Change Sparkling Shell Logs Location¶
We can configure the location of the Sparkling Water logs, but we need to distinguish between the client/driver node and the H2O worker nodes.
Client¶
The logs location for the client node is driven by the spark.ext.h2o.client.log.dir
spark configuration property.
We can either start the spark application with this configuration being passed on the command line such as:
$SPARK_HOME/bin/spark-submit --conf "spark.ext.h2o.client.log.dir=/client/log/location"
or we can set it at runtime, but before you create the H2OContext
, as the in the following examples:
In Scala:
val conf = new H2OConf(spark).setH2OClientLogDir("log_location")

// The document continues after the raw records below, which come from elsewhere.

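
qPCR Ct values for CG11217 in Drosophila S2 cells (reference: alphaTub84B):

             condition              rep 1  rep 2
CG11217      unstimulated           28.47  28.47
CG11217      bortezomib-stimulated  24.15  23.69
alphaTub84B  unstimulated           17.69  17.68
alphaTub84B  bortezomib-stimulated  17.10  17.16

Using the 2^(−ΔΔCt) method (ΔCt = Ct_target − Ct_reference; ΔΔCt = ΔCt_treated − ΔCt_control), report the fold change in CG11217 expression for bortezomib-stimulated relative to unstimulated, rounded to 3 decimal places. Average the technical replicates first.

15.945

Mean Ct: CG11217 unstimulated 28.470; CG11217 bortezomib-stimulated 23.920; alphaTub84B unstimulated 17.685; alphaTub84B bortezomib-stimulated 17.130
ΔCt(unstimulated) = 28.470 − 17.685 = 10.785
ΔCt(bortezomib-stimulated) = 23.920 − 17.130 = 6.790
ΔΔCt = 6.790 − 10.785 = -3.995
Fold change = 2^(−(-3.995)) = 2^3.995 = 15.9446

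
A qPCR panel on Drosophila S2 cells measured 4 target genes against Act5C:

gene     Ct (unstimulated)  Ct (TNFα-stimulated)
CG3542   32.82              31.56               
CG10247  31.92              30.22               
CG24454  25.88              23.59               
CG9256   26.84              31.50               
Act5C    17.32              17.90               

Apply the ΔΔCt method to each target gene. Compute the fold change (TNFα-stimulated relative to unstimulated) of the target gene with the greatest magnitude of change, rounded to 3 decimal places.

0.059

CG3542: ΔΔCt = (31.56−17.90) − (32.82−17.32) = 13.66 − 15.50 = -1.84; fold change = 2^1.84 = 3.580
CG10247: ΔΔCt = (30.22−17.90) − (31.92−17.32) = 12.32 − 14.60 = -2.28; fold change = 2^2.28 = 4.857
CG24454: ΔΔCt = (23.59−17.90) − (25.88−17.32) = 5.69 − 8.56 = -2.87; fold change = 2^2.87 = 7.311
CG9256: ΔΔCt = (31.50−17.90) − (26.84−17.32) = 13.60 − 9.52 = 4.08; fold change = 2^-4.08 = 0.059
CG9256 has the largest |ΔΔCt| = 4.08.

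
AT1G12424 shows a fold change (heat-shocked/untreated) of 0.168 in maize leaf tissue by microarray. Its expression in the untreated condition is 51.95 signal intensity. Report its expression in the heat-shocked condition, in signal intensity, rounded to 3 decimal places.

8.728

heat-shocked expression = 51.95 × 0.168 = 8.728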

val hc = H2OContext.getOrCreate(spark, conf
In Python:
conf = H2OConf(spark).setH2OClientLogDir("log_location")
hc = H2OContext.getOrCreate(spark, conf)
Worker Nodes¶
For the worker nodes, we first check if the spark.yarn.app.container.log.dir
environmental property is defined. If
it is available, we store the logs there.
If this environmental property is missing we try to read spark.ext.h2o.node.log.dir
spark configuration property
and store the logs there. If this property is missing, we store the logs from the worker nodes into the default
directory which is specified as:
System.getProperty("user.dir")/h2ologs/${sparkAppId}
So to change the logs location for the worker nodes we can either set the environment variable spark.yarn.app.container.log.dir
,
or specify the spark configuration property spark.ext.h2o.node.log.dir
.
We can start the spark application with this configuration being passed on the command line such as:
$SPARK_HOME/bin/spark-submit --conf "spark.ext.h2o.node.log.dir=/worker/node/log/location"
or we can set it at runtime, but before you create the H2OContext
, as the in the following examples:
In Scala:
val conf = new H2OConf(spark).setH2ONodeLogDir("log_location")
val hc = H2OContext.getOrCreate(spark, conf
In Python:
conf = H2OConf(spark).setH2ONodeLogDir("log_location")
hc = H2OContext.getOrCreate(spark, conf)